Mazda announces world first capacitor-based regenerative braking system
While Toyota took out the Tokachi 24-Hour Race in 2007 with a Supra HV-R hybrid race car featuring a quick-charging supercapacitor-based regenerative braking system, battery storage has so far been the norm for these systems in production vehicles. Now Mazda is charging things up with its new "i-ELOOP" system intended for internal combustion engine-powered vehicles. The i-ELOOP is billed as the world's first passenger vehicle regenerative braking system that uses a capacitor in place of rechargeable batteries to temporarily store energy captured from braking.
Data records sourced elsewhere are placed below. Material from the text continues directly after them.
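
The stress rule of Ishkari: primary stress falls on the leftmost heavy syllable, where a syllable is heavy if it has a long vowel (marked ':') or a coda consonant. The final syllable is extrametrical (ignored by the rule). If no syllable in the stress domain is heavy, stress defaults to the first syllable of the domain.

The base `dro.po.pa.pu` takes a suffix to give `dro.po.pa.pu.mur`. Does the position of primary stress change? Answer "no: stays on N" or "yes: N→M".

no: stays on 1

Base `dro.po.pa.pu` (4 syllables):
  The final syllable (4, pu) is extrametrical; the stress domain is syllables 1–3.
  Weights: 1 dro L, 2 po L, 3 pa L.
  No heavy syllable in the domain; default to the first syllable of the domain = syllable 1.
  → primary stress on syllable 1.
Suffixed `dro.po.pa.pu.mur` (5 syllables):
  The final syllable (5, mur) is extrametrical; the stress domain is syllables 1–4.
  Weights: 1 dro L, 2 po L, 3 pa L, 4 pu L.
  No heavy syllable in the domain; default to the first syllable of the domain = syllable 1.
  → primary stress on syllable 1.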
Regenerative braking systems used in most current hybrid and electric vehicles convert a vehicle's kinetic energy as it decelerates into electricity, which is used to recharge a battery that powers an electric motor. In contrast, Mazda's new "i-ELOOP" (Intelligent Energy Loop) system is designed to be used in internal combustion engine-powered cars with the energy captured used to power the climate control, audio system and other electrical components. This gives the system the advantage of not requiring a dedicated electric motor or battery.
Mazda claims the i-ELOOP system improves the fuel economy of a vehicle by around 10 percent under real-world driving conditions with frequent acceleration and braking.
i-ELOOP uses a new 12-25 V variable voltage alternator that generates electricity at up to 25 V before sending it to a low-resistance Electric Double Layer Capacitor (EDLC) for storage. Because capacitors can be charged and discharged much more quickly than batteries, the capacitor used in the i-ELOOP system can be fully charged in seconds. A DC/DC converter then steps down the electricity from 25 V to 12 V before distributing it directly to the vehicle's electrical components.
The system is also used to charge the vehicle's battery when necessary and works in conjunction with Mazda's i-stop idling technology to extend the period that the engine can be shut off.
The new i-ELOOP system, along with its range of SKYACTIV technologies, fits in with Mazda's focus on improving the efficiency of internal combustion engine vehicles rather than developing hybrid electric vehicle technology of its own, having opted instead to license technology used in the Toyota Prius for any near-future hybrid vehicles. Mazda says the i-ELOOP system will start to appear in its vehicles in 2012.